Interpretazione complessiva

  • Metro: il primo sonetto ha schema della rima ABBA, ABBA, CDE, EDC, il secondo ABAB, ABAB, CDE, CDE. La lingua presenta alcune forme siciliane ("vestuta", XXVI, v. 6; "vestute", XXVII, v. 7), latinismi ("laudare", XXVI, v. 5; "onne", da omnis, XXVII, v. 1; "seco", v. 7). Da notare la presenza di alcuni vocaboli propri del linguaggio stilnovista, come "gentile" (nobile d'animo), "onesta" (dignitosa nel comportamento esteriore), "piacente" (bella e di piacevole aspetto).
  • I due sonetti costituiscono l'esempio più semplice e formalmente perfetto di poesia in lode di Beatrice, che viene elogiata non solo per la sua bellezza ma anche per la sua straordinaria umiltà e per gli effetti che produce in chi la osserva per strada, nonché nelle donne che la accompagnano: la prima lirica (forse la più famosa composta da Dante nel periodo stilnovista) riprende molti motivi già presenti in Cavalcanti e descrive l'apparizione della donna quando passa per strada, il cui saluto fa ammutolire tutti e li spinge a guardare in basso, mentre chi la vede afferma che è un miracolo venuto "da cielo in terra" (secondo la più classica formula della "donna-angelo"); la dolcezza che ispira a chi la osserva e che fa sospirare l'anima non può essere descritta a pieno, se non da chi ne ha fatto diretta esperienza (► TESTO: Chi è questa che vèn). Il secondo sonetto sposta l'attenzione sui benefici effetti che la compagnia di Beatrice produce nelle donne che la accompagnano, che non solo non provano invidia ma, anzi, diventano umili come lei e devono ringraziare Dio per il privilegio di starle insieme; le altre donne sono onorate ed elogiate per tramite di Beatrice e la conclusione della lirica riprende il motivo del "sospiro", che nessuno può evitare di emettere al solo pensarla. Dante precisa che tale reazione di ammirazione si verifica in sua presenza e anche al solo ricordo, come se già presagisse la futura morte e scomparsa della "gentilissima" (che avverrà in effetti di lì a poco, nel cap. XXIX).
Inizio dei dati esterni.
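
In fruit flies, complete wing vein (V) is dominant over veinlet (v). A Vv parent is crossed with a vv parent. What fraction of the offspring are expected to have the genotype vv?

Punnett square for Vv × vv:
Offspring genotypes: 2 Vv, 2 vv
Total offspring: 4
Count with target: 2
Probability: 2/4 = 1/2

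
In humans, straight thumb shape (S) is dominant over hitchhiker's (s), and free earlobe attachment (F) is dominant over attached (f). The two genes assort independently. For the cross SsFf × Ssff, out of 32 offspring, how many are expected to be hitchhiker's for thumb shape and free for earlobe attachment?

Dihybrid cross SsFf × Ssff — consider each gene separately:
thumb shape: Ss × Ss → 1 SS, 2 Ss, 1 ss → 3 S_ : 1 ss (out of 4)
earlobe attachment: Ff × ff → 2 Ff, 2 ff → 2 F_ : 2 ff (out of 4)
Looking for: hitchhiker's (ss) and free (F_)
P(hitchhiker's) = 1/4, P(free) = 2/4
P(both) = 1/4 × 2/4 = 2/16 = 1/8
Expected count = 1/8 × 32 = 4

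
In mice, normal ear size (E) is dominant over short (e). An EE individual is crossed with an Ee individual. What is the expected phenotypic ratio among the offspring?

Punnett square for EE × Ee:
Offspring genotypes: 2 EE, 2 Ee
normal: 4, short: 0
Ratio: all normal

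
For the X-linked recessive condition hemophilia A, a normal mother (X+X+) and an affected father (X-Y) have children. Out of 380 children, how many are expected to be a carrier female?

Cross: X+X+ × X-Y
Offspring: 2 X+X-, 2 X+Y
Probability of a carrier female: 2/4 = 1/2
Expected count = 1/2 × 380 = 190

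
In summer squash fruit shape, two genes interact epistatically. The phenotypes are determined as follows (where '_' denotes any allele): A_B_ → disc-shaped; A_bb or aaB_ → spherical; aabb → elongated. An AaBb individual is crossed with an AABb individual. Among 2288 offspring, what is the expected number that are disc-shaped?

Cross: AaBb × AABb — consider each gene separately:
A gene: Aa × AA → 2 AA, 2 Aa → 4 A_ (out of 4)
B gene: Bb × Bb → 1 BB, 2 Bb, 1 bb → 3 B_ : 1 bb (out of 4)
Genotype classes (out of 4 × 4 = 16): A_B_ = 4×3 = 12; A_bb = 4×1 = 4
Apply the phenotype rules: A_B_ (12) → disc-shaped; A_bb (4) → spherical
Phenotype counts (out of 16): 12 disc-shaped, 4 spherical
disc-shaped: 12 out of 16 → fraction 3/4
Expected count = 3/4 × 2288 = 1716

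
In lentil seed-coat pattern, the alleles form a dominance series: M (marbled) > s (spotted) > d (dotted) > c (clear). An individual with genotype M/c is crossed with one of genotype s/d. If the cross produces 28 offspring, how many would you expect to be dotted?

Cross: M/c × s/d
Allele dominance: M > s > d > c
Offspring genotypes: 1 M/s, 1 M/d, 1 s/c, 1 d/c
Phenotype counts: 2 marbled, 1 spotted, 1 dotted
dotted: 1 out of 4 → fraction 1/4
Expected count = 1/4 × 28 = 7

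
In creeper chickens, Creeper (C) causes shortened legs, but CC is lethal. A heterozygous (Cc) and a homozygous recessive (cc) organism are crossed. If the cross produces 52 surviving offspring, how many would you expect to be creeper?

Cross: Cc × cc
Punnett square offspring (before lethality): 2 Cc, 2 cc
No CC offspring are produced in this cross.
creeper: 2 out of 4 → fraction 1/2
Expected count = 1/2 × 52 = 26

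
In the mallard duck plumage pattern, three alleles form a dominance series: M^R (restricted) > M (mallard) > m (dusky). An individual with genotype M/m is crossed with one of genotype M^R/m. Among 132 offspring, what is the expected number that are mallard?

Cross: M/m × M^R/m
Allele dominance: M^R > M > m
Offspring genotypes: 1 M^R/M, 1 M/m, 1 M^R/m, 1 m/m
Phenotype counts: 2 restricted, 1 mallard, 1 dusky
mallard: 1 out of 4 → fraction 1/4
Expected count = 1/4 × 132 = 33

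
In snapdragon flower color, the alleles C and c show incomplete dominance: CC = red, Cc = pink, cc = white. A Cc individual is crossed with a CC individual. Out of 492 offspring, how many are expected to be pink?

Punnett square for Cc × CC:
Offspring genotypes: 2 CC, 2 Cc
Phenotype counts: 2 red, 2 pink
pink: 2 out of 4 → fraction 1/2
Expected count = 1/2 × 492 = 246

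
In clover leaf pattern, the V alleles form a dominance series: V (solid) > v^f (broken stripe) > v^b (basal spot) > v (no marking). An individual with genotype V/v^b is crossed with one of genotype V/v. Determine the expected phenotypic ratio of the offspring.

Cross: V/v^b × V/v
Allele dominance: V > v^f > v^b > v
Offspring genotypes: 1 V/V, 1 V/v, 1 V/v^b, 1 v^b/v
Phenotype counts: 3 solid, 1 basal spot
Ratio: 3 solid : 1 basal spot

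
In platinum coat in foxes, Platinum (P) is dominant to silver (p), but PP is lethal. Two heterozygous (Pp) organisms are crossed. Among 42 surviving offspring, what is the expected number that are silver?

Cross: Pp × Pp
Punnett square offspring (before lethality): 1 PP, 2 Pp, 1 pp
The PP genotype is lethal (embryos die); surviving offspring: 2 Pp, 1 pp
silver: 1 out of 3 → fraction 1/3
Expected count = 1/3 × 42 = 14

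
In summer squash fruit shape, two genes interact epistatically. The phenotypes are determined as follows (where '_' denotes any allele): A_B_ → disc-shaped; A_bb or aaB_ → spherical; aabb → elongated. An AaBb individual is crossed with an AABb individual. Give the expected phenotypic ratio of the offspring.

Cross: AaBb × AABb — consider each gene separately:
A gene: Aa × AA → 2 AA, 2 Aa → 4 A_ (out of 4)
B gene: Bb × Bb → 1 BB, 2 Bb, 1 bb → 3 B_ : 1 bb (out of 4)
Genotype classes (out of 4 × 4 = 16): A_B_ = 4×3 = 12; A_bb = 4×1 = 4
Apply the phenotype rules: A_B_ (12) → disc-shaped; A_bb (4) → spherical
Phenotype counts (out of 16): 12 disc-shaped, 4 spherical
Ratio: 3 disc-shaped : 1 spherical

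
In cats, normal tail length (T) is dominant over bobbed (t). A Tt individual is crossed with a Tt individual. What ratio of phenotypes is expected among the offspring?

Punnett square for Tt × Tt:
Offspring genotypes: 1 TT, 2 Tt, 1 tt
normal: 3, bobbed: 1
Ratio: 3:1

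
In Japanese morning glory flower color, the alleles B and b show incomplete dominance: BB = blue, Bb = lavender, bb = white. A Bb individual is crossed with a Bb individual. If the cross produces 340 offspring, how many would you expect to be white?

Punnett square for Bb × Bb:
Offspring genotypes: 1 BB, 2 Bb, 1 bb
Phenotype counts: 1 blue, 2 lavender, 1 white
white: 1 out of 4 → fraction 1/4
Expected count = 1/4 × 340 = 85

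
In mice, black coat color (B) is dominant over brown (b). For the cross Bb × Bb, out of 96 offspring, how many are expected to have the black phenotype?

Punnett square for Bb × Bb:
Offspring genotypes: 1 BB, 2 Bb, 1 bb
Total offspring: 4
Count with target: 3
Probability: 3/4
Expected count = 3/4 × 96 = 72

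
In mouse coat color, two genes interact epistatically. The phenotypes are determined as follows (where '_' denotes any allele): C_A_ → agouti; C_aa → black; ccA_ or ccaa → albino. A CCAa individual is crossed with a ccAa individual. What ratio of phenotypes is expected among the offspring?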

  • La prosa che precede il primo sonetto (e che ne illustra le ragioni e il contenuto) è già sufficiente a spiegarne il significato e perciò l'autore non fa seguire una razo, cosa che invece fa con la seconda lirica: si tratta della classica prosa esplicativa alla maniera dei trovatori provenzali, che Dante chiama "divisione" e che infatti suddivide la lirica in varie parti corrispondenti ai nuclei tematici della poesia, ciascuna individuata col verso o le parole iniziali. L'alternanza di parti narrative, liriche e razos costituisce la struttura tipica del "prosimetro" e verrà abbandonata dalla poesia del XIV sec., salvo essere in parte recuperata da Lorenzo de' Medici nel Comento ad alcuni suoi sonetti (► AUTORE: Lorenzo de' Medici).